End of the lime: Why the fruit shortage is so unsettling

There's no definitive link to climate change, but this much is clear: Agriculture is less predictable than ever

Published May 2, 2014 12:30PM (EDT)

This article originally appeared on OnEarth.org.

OnEarth My first inkling of the Great American Lime Crisis of 2014 came when I ordered a vodka tonic in Washington, D.C., recently. I didn’t think much about it when my server told me the restaurant was out of limes and offered to garnish my drink with a lemon instead (pass). But when the same thing happened at a bar in Manhattan a few days later, I wondered what was up.

Limes were suddenly scarce and expensive everywhere, my chatty bartender told me. Something to do with a drug war down in Mexico, she thought, or maybe bad weather—or both.

Sure enough, the New York Times confirms the crisis:

A sudden and unprecedented shortage of limes has sent nationwide wholesale prices soaring from around $25 for a 40-pound carton in early February to more than $100 today. ... Mexico is now the world’s largest producer and exporter of limes, and provides some 95 percent of United States supplies. Generally, the lime harvest is smaller and prices are higher from January through March, but in November and December severe rains knocked the blossoms off lime trees in many areas, reducing lime exports to the United States by two-thirds. California, with just 373 acres, is now the largest domestic lime source—but it produces less than 1 percent of national consumption, and its season is late summer and fall, so it’s no help right now.

My bartender was also right that cartels are playing a role—”criminals who may be linked to drug gangs are plundering fruit from groves and hijacking trucks,” as theTimes put it—and so is a bacterial disease that kills citrus trees, which has spread across many of Mexico’s lime-growing districts. (It's called “greening” and has also infected Florida orange groves.)

Because I’m an environmental journalist, I naturally wondered if there might also be a connection to climate change—because when it comes to severe weather and disease, there often is nowadays. Chipotle, in fact, recently cited global warming as a potential threat to its guacamole, though the concern there is mostly over the impact of drought and warmer temps on avocados, not limes.

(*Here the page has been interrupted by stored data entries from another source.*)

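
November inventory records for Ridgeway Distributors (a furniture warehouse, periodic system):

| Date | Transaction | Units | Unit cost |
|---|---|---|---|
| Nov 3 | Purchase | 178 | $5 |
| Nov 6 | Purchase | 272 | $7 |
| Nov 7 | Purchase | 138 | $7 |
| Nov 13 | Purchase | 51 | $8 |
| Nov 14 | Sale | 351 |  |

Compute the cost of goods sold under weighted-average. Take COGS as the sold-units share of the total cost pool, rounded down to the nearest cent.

Nov 14, sell 351: 351/639 × $4,168.00 → $2,289.46
Ending inventory (cost pool remaining) = $1,878.54

COGS = $2,289.46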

Short answer: no one has established a link yet, but certainly the lime shortage/price spike is exactly the kind of thing that experts are worried about as the atmosphere becomes more volatile, making agriculture less predictable than ever.

After my friendly bartender offered me another replacement lemon (pass again), she lamented that her own favorite cocktail, the margarita, had suddenly become an endangered species. Lime juice—real lime juice, I’ll pass on the Rose’s Lime mix, thank you—is a key ingredient in any good margarita (along with mojitos and mai tais); the bartender had tried a few lime-less varieties the night before, she said, and none made the cut.

So if anyone out there has a recipe for good lime-free margaritas, it sounds like there’s a fortune to be made. Cinco de Mayo is fast approaching, after all, and bars around the country are worried that one of their biggest days of the year could be spoiled. I don’t think anyone’s going to cancel the holiday just yet, but the lime crisis could be yet another reminder that our warming world means a lot more lemons than lemonade.